Shari Roan, writing in the January 25, 1999 Los Angeles Times, was quick to jump both on and off the Nurse's Health Band Wagon saying that the report shows that one can not trust a "lone study". Her assessment of where we stand in understanding the causes and prevention of colon adenomas and cancer is just what the public needs to hear.

A true skeptic must say, "I still see no gold standard met. The story of colon cancer prevention is complicated by too many other factors than fiber ingestion. The skeptic requires many more studies involving complex carbohydrates and sugars, carcinogens derived from high temperature cooking , ingestion of smoked fish and meats, camplobacter and other enteric pathogens, genetic predilection, as well as pesticides and other contaminants from foodstuffs and water to begin to find the solution to the colon cancer causes and prevention's. It's not a crime to admit one does not know.


The skeptic who steps outside the parade to await the final float before he steps back into line will experience the fewest upsets. The cocky drum major who heads a parade is most conspicuous if he leads followers who are all out of step. Scientific proof may take generations before discovery.


1.Burkitt D P. Epidemiology of cancer of the colon and rectum. Cancer 1971; 28:3-13.
2. DeCosse J J, Miller H H, Lesser M L. Effect of wheat fiber and vitamins C and E on rectal polyps in patients with familial adenomatous polyposis. J Natl Cancer Inst 1989; 81, 1290-1297.
3. Fuchs C S, Gioannucci E L, Colditz B A, Hunter J H, Stampfer M J, Rosner B, Speizer F E, Willett W C. Dietary Fiber and the Risk of Colorectal Cancer and Adenoma in Women. N Engl. J Med 1999; 340: 169-176.
4. Howe G R, Benito E, Castelleto R, et al.
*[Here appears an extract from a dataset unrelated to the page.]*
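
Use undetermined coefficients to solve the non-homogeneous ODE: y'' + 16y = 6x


Homogeneous: r² + 16 = 0 ⇒ r = ±4i, y_h = C₁cos(4x) + C₂sin(4x).
Polynomial forcing; try y_p = Ax + B. Then y_p'' + 16 y_p = 16(Ax + B) = 6x, so B = 0 and A = 3/8.
General solution: y = C₁cos(4x) + C₂sin(4x) + (3/8)x.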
Dietary intake of fiber and decreased risk of cancers of the colon and rectum: evidence from the combined analysis if 13 case-control studies, J Natl Cancer Inst 1992;84:1887-1896.
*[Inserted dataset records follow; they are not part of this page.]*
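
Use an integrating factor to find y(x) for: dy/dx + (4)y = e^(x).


P(x) = 4 ⇒ μ = e^(4x).
(μ y)' = e^(5x) ⇒ μ y = e^(5x)/5 + C.
Divide by μ: y = (1/5)e^(x) + Ce^(-4x).


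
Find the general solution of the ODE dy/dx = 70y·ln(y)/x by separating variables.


Separate: dy/[y ln(y)] = 70 dx/x.
Substitute u = ln(y): du/u = 70 dx/x.
Integrate: ln|ln(y)| = 70ln|x| + C₀, hence ln(y) = C·x^70.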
5. MacLennan R, Macrae F, Bain C, et al. Randomized trial of intake of fat, fiber, and beta carotene to prevent colorectal adenomas: the Australian Polyp Prevention Project. J Natl Cancer Inst 1995, 87:1760-1766.
6. McKeown-Eyssen G E, Bright-See E, Bruce W R, Jazmaji V. A randomized trial of a low fat high fibre diet in the recurrence of colorectal polyps: Toronto Polyp Prevention Group. J Clin Epidemol. 1994; 47:525-536.
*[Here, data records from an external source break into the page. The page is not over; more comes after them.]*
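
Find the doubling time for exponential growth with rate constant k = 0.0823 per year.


Exponential growth: P(t) = P₀ e^(0.0823t). Set P(t)/P₀ = 2: e^(0.0823t) = 2.
Solve: t = ln(2)/0.0823 ≈ 8.42 years.


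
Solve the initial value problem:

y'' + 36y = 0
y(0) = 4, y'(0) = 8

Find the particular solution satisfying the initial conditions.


Characteristic roots of r² + 36 = 0 are ±6i, so y = C₁cos(6x) + C₂sin(6x).
Apply y(0) = 4: C₁ = 4. Differentiate and apply y'(0) = 8: 6·C₂ = 8, so C₂ = 4/3.
Particular solution: y = 4cos(6x) + (4/3)sin(6x).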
7. Platz E A, Giovannucci E, Rimm E B, et al. Dietary fiber and distal colorectal adenoma in men. Cancer Epidemiol Biomarkers Prev 1997; 6: 661-670.
8. Steinmetz K A, Kushi L H, Bostick R M, Folsom A R, Potter J D. Vegetables, fruit, and colon cancer in the Iowa Woman's Health Study. Am J Epidemiol 1994; 139: 1-15.
9. Thun M J, Calle E E, Namboodiri M M, et al. Risk factors for fatal colon cancer in a large prospective study. J Natl Cancer Inst !992; 84: 1491-1500


*Laetrile is a good point of example for there is nothing peculiar about the chemical contents of peach kernels that support strongly a medicinal claim.  The traces of cyanide are not medicinal and the other substances are found in the common almondto which the peach is a member of the family.  Speculation as to some natural curative effect of a chemical without a demonstration of its biochemical mechanism is mere product hype.  When a credentials is added to a name, this does not entail that the experts knowledge is in fact scientifically sound.  There are a few who have earned such initials attached to a name how have a religious belief in quackery, and there are many more who have obtained such letters from institutions that do not qualify them to practice medicine or be employed at a university as a research scientist.  Their articles have an odor like that of laetrile, rotten almonds, and the results can be as deadly as cyanide.  For the failure to obtain proper treatment of a medical condition has accounted for many early deaths.